As the Pentagon prepares to cut spending, the British Defense Ministry is apparently well on its way toward slashing its budget, with plans to reduce the size of its Army to levels not seen since around the 19th century.

The British defense secretary is expected to announce that the army will shrink from its current size of about 100,000 regular, active-duty troops to about 84,000 by 2020 as part of a radical restructuring, according to British news reports. The last time the force was that small was during the Boer War of 1899-1902.

British officials, meantime, plan to shift more training and resources to reserve forces.

Germany, for its part, announced earlier this year that it could reduce the size of its armed forces from 240,000 to 180,000 personnel. It also announced it would suspend the draft.

The Pentagon is in the midst of its own comprehensive review to identify cuts and meet the Obama administration’s request to trim $400 billion from the defense budget over the next 12 years.

It’s unlikely that any shrinking of the U.S. military will be as drastic as has been the case in Europe.

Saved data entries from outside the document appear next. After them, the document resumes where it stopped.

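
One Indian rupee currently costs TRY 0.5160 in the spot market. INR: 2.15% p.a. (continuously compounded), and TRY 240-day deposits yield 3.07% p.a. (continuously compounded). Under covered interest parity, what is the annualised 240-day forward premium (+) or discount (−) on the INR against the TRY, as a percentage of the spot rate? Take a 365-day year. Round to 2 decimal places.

+0.92%

T = 240/365 years.
No-arbitrage forward: 0.516 × 1.0203914 / 1.0142374 = 0.5191309 TRY/INR.
Annualised premium = (F − S)/S × (1/T) = (0.5191309 − 0.516)/0.516 ÷ (240/365) = 0.92%.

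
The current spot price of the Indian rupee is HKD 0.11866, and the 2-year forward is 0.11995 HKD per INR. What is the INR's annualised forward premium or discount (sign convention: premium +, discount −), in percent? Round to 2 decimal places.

+0.54%

T = 2 years.
Period premium: (0.11995 − 0.11866)/0.11866 = 0.0108714.
Annualise by dividing by T: 0.0108714 / 2 = 0.005436 → 0.54%.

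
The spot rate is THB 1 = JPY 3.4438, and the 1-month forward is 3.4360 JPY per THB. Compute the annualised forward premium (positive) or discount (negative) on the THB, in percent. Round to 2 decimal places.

T = 1/12 years.
Period premium: (3.4360 − 3.4438)/3.4438 = -0.0022649.
Per annum: -0.0022649 / (1/12) = -0.027179 = -2.72%.

-2.72%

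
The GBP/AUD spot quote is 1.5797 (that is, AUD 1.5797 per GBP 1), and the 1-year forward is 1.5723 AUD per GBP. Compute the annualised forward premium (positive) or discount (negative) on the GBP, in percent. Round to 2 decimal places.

-0.47%

T = 1 year.
GBP trades forward at -0.46844% vs spot over the period.
Per annum: -0.0046844 / 1 = -0.004684 = -0.47%.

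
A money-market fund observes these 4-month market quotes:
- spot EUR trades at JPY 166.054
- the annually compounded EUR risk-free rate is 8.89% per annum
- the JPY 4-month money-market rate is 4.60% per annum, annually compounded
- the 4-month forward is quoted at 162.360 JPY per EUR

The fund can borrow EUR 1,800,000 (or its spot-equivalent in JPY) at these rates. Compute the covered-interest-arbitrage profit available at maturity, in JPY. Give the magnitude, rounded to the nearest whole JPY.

T = 4/12 years.
Route A — deposit EUR, sell forward: 1,800,000 × 1.02879615534 × 162.360 = JPY 300,663,618.81.
Route B — convert at spot, deposit JPY: 1,800,000 × 166.054 × 1.01510405236 = JPY 303,411,758.96.
The quoted forward undervalues EUR, so borrow EUR, convert to JPY at spot, deposit the JPY at 4.60%, and buy EUR forward at 162.360 to cover the loan.
Profit = 303,411,758.96 − 300,663,618.81 = JPY 2,748,140.

JPY 2,748,140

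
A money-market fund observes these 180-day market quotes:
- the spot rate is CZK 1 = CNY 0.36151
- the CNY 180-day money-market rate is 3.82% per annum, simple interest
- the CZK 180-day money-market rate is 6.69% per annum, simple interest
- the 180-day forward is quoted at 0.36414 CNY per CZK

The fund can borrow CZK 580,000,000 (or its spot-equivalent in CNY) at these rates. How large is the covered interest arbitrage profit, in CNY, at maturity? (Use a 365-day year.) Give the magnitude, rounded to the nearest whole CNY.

T = 180/365 years.
Invest the CZK and cover forward: 580,000,000 × 1.03299178082 × 0.36414 = CNY 218,169,103.70.
Convert at spot and invest in CNY: 580,000,000 × 0.36151 × 1.01883835616 = CNY 213,625,747.40.
The quoted forward overvalues CZK, so borrow CNY, buy CZK at spot, deposit the CZK at 6.69%, and sell the proceeds forward at 0.36414.
Profit = 218,169,103.70 − 213,625,747.40 = CNY 4,543,356.

CNY 4,543,356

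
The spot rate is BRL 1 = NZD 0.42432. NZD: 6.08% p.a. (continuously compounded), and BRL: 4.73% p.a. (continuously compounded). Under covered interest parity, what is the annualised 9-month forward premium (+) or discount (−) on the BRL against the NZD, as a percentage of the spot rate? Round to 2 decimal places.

T = 9/12 years.
CIP forward (NZD per BRL) = 0.42432 × 1.0466557/1.0361117 = 0.42863810.
(F − S)/S ÷ T = (0.42863810 − 0.42432)/0.42432/(9/12) = 0.013569 → 1.36%.

+1.36%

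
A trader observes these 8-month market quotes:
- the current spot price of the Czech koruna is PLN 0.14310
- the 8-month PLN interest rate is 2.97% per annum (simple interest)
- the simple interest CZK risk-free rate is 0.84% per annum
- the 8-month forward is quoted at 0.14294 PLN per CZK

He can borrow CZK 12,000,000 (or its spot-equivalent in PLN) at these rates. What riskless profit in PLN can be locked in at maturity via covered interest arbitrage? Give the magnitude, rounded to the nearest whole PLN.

T = 8/12 years.
Keep in CZK, deliver into the forward: 12,000,000·1.005600·0.14294 = PLN 1,724,885.57.
Swap to PLN now, deposit: 12,000,000·0.14310·1.019800 = PLN 1,751,200.56.
The quoted forward undervalues CZK, so borrow CZK, convert to PLN at spot, deposit the PLN at 2.97%, and buy CZK forward at 0.14294 to cover the loan.
Arbitrage profit = |1,724,885.57 − 1,751,200.56| = PLN 26,315.

PLN 26,315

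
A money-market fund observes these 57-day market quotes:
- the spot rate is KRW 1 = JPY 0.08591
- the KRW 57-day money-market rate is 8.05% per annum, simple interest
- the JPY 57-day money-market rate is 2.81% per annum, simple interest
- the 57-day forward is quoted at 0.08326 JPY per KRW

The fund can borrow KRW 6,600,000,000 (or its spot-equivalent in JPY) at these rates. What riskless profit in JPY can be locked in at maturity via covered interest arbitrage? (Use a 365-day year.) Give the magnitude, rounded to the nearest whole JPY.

T = 57/365 years.
Invest the KRW and cover forward: 6,600,000,000 × 1.01257123288 × 0.08326 = JPY 556,424,093.61.
Convert at spot and invest in JPY: 6,600,000,000 × 0.08591 × 1.00438821918 = JPY 569,494,146.60.
The quoted forward undervalues KRW, so borrow KRW, convert to JPY at spot, deposit the JPY at 2.81%, and buy KRW forward at 0.08326 to cover the loan.
Arbitrage profit = |556,424,093.61 − 569,494,146.60| = JPY 13,070,053.

JPY 13,070,053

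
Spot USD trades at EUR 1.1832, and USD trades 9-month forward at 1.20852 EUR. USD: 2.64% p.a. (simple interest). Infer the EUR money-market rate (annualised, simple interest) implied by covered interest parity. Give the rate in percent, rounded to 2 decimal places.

5.55%

T = 9/12 years.
CIP gives F = S · g_EUR/g_USD, so g_EUR/g_USD = 1.20852/1.1832 = 1.0213996.
USD growth factor: 1 + 0.0264×9/12 = 1.019800.
So the EUR growth factor = 1.0416233.
r = (1.0416233 − 1)/(9/12) = 0.055498 → 5.55%.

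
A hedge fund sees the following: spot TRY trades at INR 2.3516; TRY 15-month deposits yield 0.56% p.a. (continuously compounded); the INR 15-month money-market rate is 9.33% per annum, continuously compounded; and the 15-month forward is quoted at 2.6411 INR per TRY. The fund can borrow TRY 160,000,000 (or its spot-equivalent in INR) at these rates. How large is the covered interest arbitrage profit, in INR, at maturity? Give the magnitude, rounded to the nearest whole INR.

T = 15/12 years.
Keep in TRY, deliver into the forward: 160,000,000·1.00702455727·2.6411 = INR 425,544,409.31.
Swap to INR now, deposit: 160,000,000·2.3516·1.12369796393 = INR 422,798,101.12.
The quoted forward overvalues TRY, so borrow INR, buy TRY at spot, deposit the TRY at 0.56%, and sell the proceeds forward at 2.6411.
Profit = 425,544,409.31 − 422,798,101.12 = INR 2,746,308.

INR 2,746,308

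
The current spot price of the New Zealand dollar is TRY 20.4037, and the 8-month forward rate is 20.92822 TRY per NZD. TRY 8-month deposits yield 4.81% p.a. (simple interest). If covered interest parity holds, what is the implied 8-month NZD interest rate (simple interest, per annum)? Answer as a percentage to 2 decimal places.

T = 8/12 years.
CIP gives F = S · g_TRY/g_NZD, so g_TRY/g_NZD = 20.92822/20.4037 = 1.0257071.
The TRY side grows by 1 + 0.0481×8/12 = 1.0320667.
Hence g_NZD = 1.0062002.
(1.0062002 − 1)/T = 0.009300, i.e. 0.93%.

0.93%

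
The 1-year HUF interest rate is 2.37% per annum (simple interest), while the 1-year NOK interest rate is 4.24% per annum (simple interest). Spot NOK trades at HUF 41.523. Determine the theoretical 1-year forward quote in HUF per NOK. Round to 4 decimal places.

40.7781

T = 1 year.
HUF growth factor: 1 + 0.0237×1 = 1.023700.
Growth of 1 NOK over T: 1 + 0.0424×1 = 1.042400.
Forward (HUF per NOK) = 41.523 × 1.023700 / 1.042400 = 40.778104.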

But former defense secretary Robert M. Gates, before leaving office, warned that the country’s bleak fiscal outlook would probably force the Pentagon to reduce the size of the military to some extent.

He also warned against a hollowing-out of the force — a mantra picked up by his successor, Leon Panetta.

“I’ve said repeatedly that I’d rather have a smaller, superbly capable military than a larger, hollow, less-capable one,” Gates said in May.

On Friday, Ashton Carter, the undersecretary of defense for acquisition, technology and logistics, said that Pentagon officials know they will face difficult choices about spending cuts and that the military’s pre-existing mind-set — in which the Defense Department “could always reach for more money” — can no longer apply.

But Carter suggested that there should be ways to find some savings without slashing personnel or weapons systems.

“What we would like to do as we deal with the circumstances of a smaller budget is make capability and force structure and strategic choice the last thing you get to in a budget drill and not the first thing you get to,” he told an audience at the Brookings Institution.

He noted, for example, that, for every 30 cents the Pentagon spends on developing and acquiring weapons systems, it spends 70 cents maintaining them. For every 45 cents the Pentagon spends on goods such as planes and ships, it spends 55 cents on services.

Said Carter: “These are the parts of the defense budget that are, so to speak, below the water line, but they’re very substantial.”